Utopiaroa captures the contradictions embedded within European concepts of the natural environment. Jenna Packer breaks down Romantic tropes of terrible beauty of the wild landscape; she presents sanctuaries, terrible in their own way, whose beauty is due to human dominion, control, and exploitation of nature.
When European colonisers arrived in Aotearoa, they did so in the name of progress. Pākehā settlers saw a land full of resources to be tamed and utilised: bush was felled for timber, wetlands were drained for pasture, the hills were mined for gold. At the same time, the Victorian sensibility for collecting and curating was finding expression in pteridomania, or “fern madness”, and greenhouses full of nurtured and coddled exotic flora were established in homes across Britain.
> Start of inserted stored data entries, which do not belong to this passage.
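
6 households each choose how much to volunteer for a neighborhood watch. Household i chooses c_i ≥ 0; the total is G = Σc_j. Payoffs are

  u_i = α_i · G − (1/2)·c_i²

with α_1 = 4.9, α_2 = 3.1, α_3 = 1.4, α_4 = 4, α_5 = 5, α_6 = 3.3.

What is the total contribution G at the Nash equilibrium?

21.7

Household i's FOC: ∂u_i/∂c_i = α_i − c_i = 0, so c_i* = α_i.
NE contributions = (4.9, 3.1, 1.4, 4, 5, 3.3); G = 21.7.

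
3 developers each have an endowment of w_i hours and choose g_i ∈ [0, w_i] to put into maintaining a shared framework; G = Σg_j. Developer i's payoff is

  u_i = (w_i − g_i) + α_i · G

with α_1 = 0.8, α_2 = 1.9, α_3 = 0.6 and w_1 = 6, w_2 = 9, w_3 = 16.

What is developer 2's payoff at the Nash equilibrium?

∂u_i/∂g_i = α_i − 1, so developer i contributes w_i if α_i > 1, else 0.
α_i > 1 for i ∈ {2}; NE contributions (0, 9, 0), G = 9.
u_2 = (9 − 9) + 1.9·9 = 17.1.

17.1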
Both impulses have their roots in a modern desire to corral and quantify the natural world.
In the eponymous work, Utopiaroa, European settler experiences of the environment are physically manifested in the straight lines of the surveyed road and water race that slices through the landscape. Curlicue hedge mazes and clipped topiary have no purpose other than the display of privilege and wealth. Both are at odds with the human scale of the gardens tended in common and the clustered village houses. The chaotic richness of the bush is being figuratively and literally cut down to size whilst ponga thrive against the odds - an ironic nod to the dissonant drives to extract economic benefit from nature on one hand and to preserve certain of its elements on the other.
Winter Garden tells the story of plantlife preserved within glass arks, whilst the surrounding lands are denuded and divided into economically productive parcels. The modern-day glasshouse developed from terraria designed around 1829 to protect fern collections from London’s smog; a well-known version of these was the “Wardian case”, visually referenced in Terrarium. It is telling that the architect of London’s famed Crystal Palace was a glasshouse designer, but that the building’s purpose was to showcase economic might of the Empire and the marvels of industrial inventions that were to revolutionise agriculture.
A suite of works in Utopiaroa reveals carefully tended garden scenes framed by soaring glass and steel architecture. Within controlled atmospheres, nature is instrumentalised to provide solace and respite for humankind. Under the guise of preservation, botanical examples are carefully curated to suit aesthetic impulses and are living reminders of the wonders of scientific progress. The filtered light that infuses the aptly named Elysian Pool reinforces the otherworldliness of an unnatural nature; the crowded darkness of Pteridomania however, hints at the wilderness lying just underneath the manicured surface.